The Rick Turner Scholarship was established to honour the memory and contribution made by Dr Rick Turner to the discipline of political science at the University and his much wider contribution to civil society. This award is directed at excellent postgraduate students in the broad disciplines of Politics and Labour Studies, but who also exhibit a depth of community engagement.
Speaking about attaining the scholarship, Maseko said, ‘It means a lot. A burden has been offloaded. This scholarship will make a huge difference and assist me towards my tuition fees and my research.’ Maseko attended Silver Heights Secondary School in Pietermaritzburg where she dominated on the sports field and classroom. She hopes to one day be a lecturer and contribute to the growing body of research in her field of social sciences.

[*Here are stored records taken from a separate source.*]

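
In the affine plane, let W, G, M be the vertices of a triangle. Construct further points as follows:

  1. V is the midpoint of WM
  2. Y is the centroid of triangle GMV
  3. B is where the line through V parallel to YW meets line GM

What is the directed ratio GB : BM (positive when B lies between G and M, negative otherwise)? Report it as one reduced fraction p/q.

Set W = (0, 0), G = (1, 0), M = (0, 1); any affine frame gives the same invariant.
1. V is the midpoint of WM ⇒ V = (0, 1/2)
2. Y is the centroid of triangle GMV ⇒ Y = (1/3, 1/2)
3. B is where the line through V parallel to YW meets line GM ⇒ B = (1/5, 4/5)
B = G + t·(M−G) with t = 4/5, so GB:BM = t:(1−t) = 4/5:1/5

GB:BM = 4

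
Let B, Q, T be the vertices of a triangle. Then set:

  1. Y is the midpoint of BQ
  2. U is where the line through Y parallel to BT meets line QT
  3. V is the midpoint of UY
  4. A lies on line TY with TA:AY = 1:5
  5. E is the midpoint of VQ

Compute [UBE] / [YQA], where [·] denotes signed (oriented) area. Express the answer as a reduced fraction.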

Thobela sees scholarships of this nature as important ‘because they can help the needy and educate people about heroes like Rick Tuner.’ He is grateful for the opportunity to continue with his studies and not have to worry over finances. ‘When I broke the news to my parents, they were so happy. It has given us much hope for a better tomorrow,’ he said. Thobela went to Shallcross Secondary School, Chatsworth, where he excelled academically and was a mentor to other learners.
For Ndaba, this scholarship is a reward of her hard work, determination and sacrifice. ‘Being awarded the scholarship is not just about receiving funds to reduce financial burden. For me, it is essential as it tells me that I have been recognised as a symbolic of change in the future of our society,’ she said. Ndaba attended Emfundweni High School at Thirst Farm, Dannhauser. ‘Coming from rural areas where schools still lack proper facilities and infrastructure; there were little things done besides teaching. In future, I want to have an organisation that gives back to the community,’ she said.

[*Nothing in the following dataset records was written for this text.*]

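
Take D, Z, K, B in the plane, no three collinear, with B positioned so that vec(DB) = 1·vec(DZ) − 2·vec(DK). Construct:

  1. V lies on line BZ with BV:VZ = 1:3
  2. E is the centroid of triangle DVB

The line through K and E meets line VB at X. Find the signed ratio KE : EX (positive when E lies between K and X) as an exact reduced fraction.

KE:EX = 2

Assign D = (0, 0), Z = (1, 0), K = (0, 1), B = (1, -2) — the answer is frame-independent, so this choice is without loss of generality.
1. V lies on line BZ with BV:VZ = 1:3 ⇒ V = (1, -3/2)
2. E is the centroid of triangle DVB ⇒ E = (2/3, -7/6)
line KE meets VB at X = (1, -9/4)
E = K + t·(X−K) with t = 2/3, so KE:EX = 2/3:1/3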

Ngcobo deemed 2018 as the hardest year in terms of his studies as he did not know how he would pay for his tuition fees. ‘I’m currently struggling to support myself at residence; even to meet basic needs. The prospect of having to pay fees left me numb. I had no motivation whatsoever for academic excellence and was fixated on getting a job to pay my fees so I could graduate,’ he said. Ngcobo is now free of financial woes and is motivated to excel academically, much like he did at Isolemamba Senior Secondary School in Umbumbulu.

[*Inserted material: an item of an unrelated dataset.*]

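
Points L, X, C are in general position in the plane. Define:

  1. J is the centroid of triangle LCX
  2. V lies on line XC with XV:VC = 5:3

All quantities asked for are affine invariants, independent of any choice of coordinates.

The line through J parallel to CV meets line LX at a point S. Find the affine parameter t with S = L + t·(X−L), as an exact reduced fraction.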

Ngcobo (Comfort) is also grateful for his scholarship. His father is the breadwinner at his home; earning very little to support the family. Without this scholarship, he would not have been able to pay his son’s fees. ‘My parents are happy. It’s one less financial burden they have to worry about,’ said Ngcobo (Comfort), who went to Wiggins Secondary School in Cato Manor where he excelled academically and shined in many leadership roles. His advice to other students is, ‘Work hard and always put God first.’
The students are keen to pursue their studies further and in future be more involved and active in community engagement.
Rick Turner Scholarship recipients (from left) Mr Comfort Ngcobo, Ms Samukelisiwe Ndaba, Mr Zakhele Thobela, Mr Seluleko Ngcobo and Ms Nonjabulo Maseko.